Soyuz has a launch escape system which was successfully used at least once, a version of which might have saved the Challenger crew (it was actually designed for one, which is why at least some of the Challenger crew survived the explosion long enough to open some emergency lockers during their nine-mile fall into the sea). William Proxmire, among others, led the Congressional charge to remove both that system and fly-around rockets for landing. Having killed and injured a few of their own cosmonauts after reentry by failing parachutes, that system is now highly redundant on Soyuz, while the Shuttle had one chance and one only to land, with no redundancy at all (again, thanks to Congress).

Soyuz relies on inexpensive and highly reliable heat shields for reentry, while the Orbiter relied on tiles. The loss of those tiles was a primary concern for NASA for the entire life of the Shuttle, for obvious reasons since the loss of just a few of them on a critical leading edge killed the Columbia crew.
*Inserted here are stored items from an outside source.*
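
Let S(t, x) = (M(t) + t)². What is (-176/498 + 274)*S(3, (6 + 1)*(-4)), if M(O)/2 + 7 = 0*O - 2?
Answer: 5110350/83 ≈ 61571.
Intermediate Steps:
M(O) = -18 (M(O) = -14 + 2*(0*O - 2) = -14 + 2*(0 - 2) = -14 + 2*(-2) = -14 - 4 = -18)
S(t, x) = (-18 + t)²
(-176/498 + 274)*S(3, (6 + 1)*(-4)) = (-176/498 + 274)*(-18 + 3)² = (-176*1/498 + 274)*(-15)² = (-88/249 + 274)*225 = (68138/249)*225 = 5110350/83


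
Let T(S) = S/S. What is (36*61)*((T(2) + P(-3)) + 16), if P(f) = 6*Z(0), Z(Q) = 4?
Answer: 90036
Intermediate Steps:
T(S) = 1
P(f) = 24 (P(f) = 6*4 = 24)
(36*61)*((T(2) + P(-3)) + 16) = (36*61)*((1 + 24) + 16) = 2196*(25 + 16) = 2196*41 = 90036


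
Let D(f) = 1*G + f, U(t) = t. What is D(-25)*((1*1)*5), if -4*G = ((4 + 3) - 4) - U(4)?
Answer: -495/4 ≈ -123.75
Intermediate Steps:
G = ¼ (G = -(((4 + 3) - 4) - 1*4)/4 = -((7 - 4) - 4)/4 = -(3 - 4)/4 = -¼*(-1) = ¼ ≈ 0.25000)
D(f) = ¼ + f (D(f) = 1*(¼) + f = ¼ + f)
D(-25)*((1*1)*5) = (¼ - 25)*((1*1)*5) = -99*5/4 = -99/4*5 = -495/4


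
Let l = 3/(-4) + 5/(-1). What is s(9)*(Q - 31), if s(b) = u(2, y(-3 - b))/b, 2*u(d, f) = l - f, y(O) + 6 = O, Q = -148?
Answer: -8771/72 ≈ -121.82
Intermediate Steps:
l = -23/4 (l = 3*(-1/4) + 5*(-1) = -3/4 - 5 = -23/4 ≈ -5.7500)
y(O) = -6 + O
u(d, f) = -23/8 - f/2 (u(d, f) = (-23/4 - f)/2 = -23/8 - f/2)
s(b) = (13/8 + b/2)/b (s(b) = (-23/8 - (-6 + (-3 - b))/2)/b = (-23/8 - (-9 - b)/2)/b = (-23/8 + (9/2 + b/2))/b = (13/8 + b/2)/b)
s(9)*(Q - 31) = ((1/8)*(13 + 4*9)/9)*(-148 - 31) = ((1/8)*(1/9)*(13 + 36))*(-179) = ((1/8)*(1/9)*49)*(-179) = (49/72)*(-179) = -8771/72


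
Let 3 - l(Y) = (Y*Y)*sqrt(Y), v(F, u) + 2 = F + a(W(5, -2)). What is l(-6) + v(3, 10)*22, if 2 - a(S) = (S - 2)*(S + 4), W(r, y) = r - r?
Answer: 245 - 36*I*sqrt(6) ≈ 245.0 - 88.182*I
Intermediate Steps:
W(r, y) = 0
a(S) = 2 - (-2 + S)*(4 + S) (a(S) = 2 - (S - 2)*(S + 4) = 2 - (-2 + S)*(4 + S))
v(F, u) = 8 + F (v(F, u) = -2 + (F + (10 - 1*0**2 - 2*0)) = -2 + (F + (10 - 1*0 + 0)) = -2 + (F + (10 + 0 + 0)) = -2 + (F + 10) = -2 + (10 + F) = 8 + F)
l(Y) = 3 - Y**(5/2) (l(Y) = 3 - Y*Y*sqrt(Y) = 3 - Y**2*sqrt(Y) = 3 - Y**(5/2))
l(-6) + v(3, 10)*22 = (3 - (-6)**(5/2)) + (8 + 3)*22 = (3 - 36*I*sqrt(6)) + 11*22 = (3 - 36*I*sqrt(6)) + 242 = 245 - 36*I*sqrt(6)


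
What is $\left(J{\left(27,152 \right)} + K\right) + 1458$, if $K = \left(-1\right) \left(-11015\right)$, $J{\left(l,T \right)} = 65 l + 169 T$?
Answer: $39916$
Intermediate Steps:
$K = 11015$
$\left(J{\left(27,152 \right)} + K\right) + 1458 = \left(\left(65 \cdot 27 + 169 \cdot 152\right) + 11015\right) + 1458 = \left(\left(1755 + 25688\right) + 11015\right) + 1458 = \left(27443 + 11015\right) + 1458 = 38458 + 1458 = 39916$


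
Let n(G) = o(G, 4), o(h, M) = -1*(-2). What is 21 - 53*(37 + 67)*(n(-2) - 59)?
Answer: 314205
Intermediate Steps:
o(h, M) = 2
n(G) = 2
21 - 53*(37 + 67)*(n(-2) - 59) = 21 - 53*(37 + 67)*(2 - 59) = 21 - 5512*(-57) = 21 - 53*(-5928) = 21 + 314184 = 314205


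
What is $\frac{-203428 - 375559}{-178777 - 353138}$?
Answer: $\frac{578987}{531915} \approx 1.0885$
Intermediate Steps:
$\frac{-203428 - 375559}{-178777 - 353138} = - \frac{578987}{-531915} = \left(-578987\right) \left(- \frac{1}{531915}\right) = \frac{578987}{531915}$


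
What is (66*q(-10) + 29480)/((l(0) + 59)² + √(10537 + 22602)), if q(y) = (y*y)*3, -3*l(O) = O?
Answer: 85771840/6042111 - 24640*√33139/6042111 ≈ 13.453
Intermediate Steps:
l(O) = -O/3
q(y) = 3*y² (q(y) = y²*3 = 3*y²)
(66*q(-10) + 29480)/((l(0) + 59)² + √(10537 + 22602)) = (66*(3*(-10)²) + 29480)/((-⅓*0 + 59)² + √(10537 + 22602)) = (66*(3*100) + 29480)/((0 + 59)² + √33139) = (66*300 + 29480)/(59² + √33139) = (19800 + 29480)/(3481 + √33139) = 49280/(3481 + √33139)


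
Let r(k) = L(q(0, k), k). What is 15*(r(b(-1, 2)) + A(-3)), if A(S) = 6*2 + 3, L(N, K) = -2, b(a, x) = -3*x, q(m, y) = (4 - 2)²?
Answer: 195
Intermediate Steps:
q(m, y) = 4 (q(m, y) = 2² = 4)
r(k) = -2
A(S) = 15 (A(S) = 12 + 3 = 15)
15*(r(b(-1, 2)) + A(-3)) = 15*(-2 + 15) = 15*13 = 195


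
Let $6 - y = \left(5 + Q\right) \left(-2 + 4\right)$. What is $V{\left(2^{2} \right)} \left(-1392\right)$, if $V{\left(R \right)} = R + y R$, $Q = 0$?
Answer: $16704$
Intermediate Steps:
$y = -4$ ($y = 6 - \left(5 + 0\right) \left(-2 + 4\right) = 6 - 5 \cdot 2 = 6 - 10 = -4$)
$V{\left(R \right)} = - 3 R$ ($V{\left(R \right)} = R - 4 R = - 3 R$)
$V{\left(2^{2} \right)} \left(-1392\right) = - 3 \cdot 2^{2} \left(-1392\right) = \left(-3\right) 4 \left(-1392\right) = \left(-12\right) \left(-1392\right) = 16704$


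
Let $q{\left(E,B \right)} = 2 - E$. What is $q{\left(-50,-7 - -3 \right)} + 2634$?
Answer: $2686$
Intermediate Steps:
$q{\left(-50,-7 - -3 \right)} + 2634 = \left(2 - -50\right) + 2634 = \left(2 + 50\right) + 2634 = 52 + 2634 = 2686$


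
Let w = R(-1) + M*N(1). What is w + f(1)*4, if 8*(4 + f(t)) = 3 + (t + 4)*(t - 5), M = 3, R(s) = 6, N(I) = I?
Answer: -31/2 ≈ -15.500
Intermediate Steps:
w = 9 (w = 6 + 3*1 = 6 + 3 = 9)
f(t) = -29/8 + (-5 + t)*(4 + t)/8 (f(t) = -4 + (3 + (t + 4)*(t - 5))/8 = -4 + (3 + (4 + t)*(-5 + t))/8 = -4 + (3 + (-5 + t)*(4 + t))/8 = -4 + (3/8 + (-5 + t)*(4 + t)/8) = -29/8 + (-5 + t)*(4 + t)/8)
w + f(1)*4 = 9 + (-49/8 - ⅛*1 + (⅛)*1²)*4 = 9 + (-49/8 - ⅛ + (⅛)*1)*4 = 9 + (-49/8 - ⅛ + ⅛)*4 = 9 - 49/8*4 = 9 - 49/2 = -31/2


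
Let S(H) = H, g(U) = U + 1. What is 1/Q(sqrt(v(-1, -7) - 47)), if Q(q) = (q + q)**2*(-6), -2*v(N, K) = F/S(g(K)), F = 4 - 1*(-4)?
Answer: 1/1112 ≈ 0.00089928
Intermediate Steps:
g(U) = 1 + U
F = 8 (F = 4 + 4 = 8)
v(N, K) = -4/(1 + K)
Q(q) = -24*q**2 (Q(q) = (2*q)**2*(-6) = (4*q**2)*(-6) = -24*q**2)
1/Q(sqrt(v(-1, -7) - 47)) = 1/(-(-1128 - 96/(1 - 7))) = 1/(-24*(sqrt(-4/(-6) - 47))**2) = 1/(-24*(sqrt(-4*(-1/6) - 47))**2) = 1/(-24*(sqrt(2/3 - 47))**2) = 1/(-24*(sqrt(-139/3))**2) = 1/(-24*(I*sqrt(417)/3)**2) = 1/(-24*(-139/3)) = 1/1112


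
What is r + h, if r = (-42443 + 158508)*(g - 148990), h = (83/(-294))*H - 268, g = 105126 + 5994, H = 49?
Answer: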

Other considerations do not compare so well. The Shuttle's heavy-lift capability versatility once aloft was beyond comparison to Soyuz. On the other hand, there is almost always one or two Soyuz systems ready to launch within a month or so, while turnaround time for the Shuttle fleet rarely approached that status. The reusability of the Shuttle is not even worthy of discussion, as that was a marketing scam designed to snooker Members of Congress into believing it would make the Orbiter cheaper. Instead, it wound up making it much more expensive, and the hard working parts on it were not actually reusable.

However, having said all that, I need to point out that I'm not a rocket scientist, but my father is. One day, I took him to the Air and Space museum to look at a bunch of Soviet manned space hardware. He wandered around, mouth agape, amazed at what the Soviets were getting away with. "Look at the lines going into that goddamned fuel tank--they're built out of plumbing parts," I remember him saying, then he took me over to the Skylab mock-up to show me how on American systems, every weld is machined flush, every wire is a direct connection with no splices, every metal-on-metal interface is carefully calculated so that they expand at the same or similar rates under heat load, and so on.

The problem, of course, is all that effort to build a launch system that was reliable out to "four nines," or 99.99%, was negated by building into the Shuttle system a number of fundamental flaws that could never be corrected enough to become that reliable.

Edit: Those of you who note an apparent contradiction between what I said and what Warren said above should know that I've counted Soyuz 1 and 11, both of which were fatal accidents using early Soyuz craft before they were redesigned. After the redesign, as Warren notes, Soyuz's reliability is amazingly high for such a no-frills operation.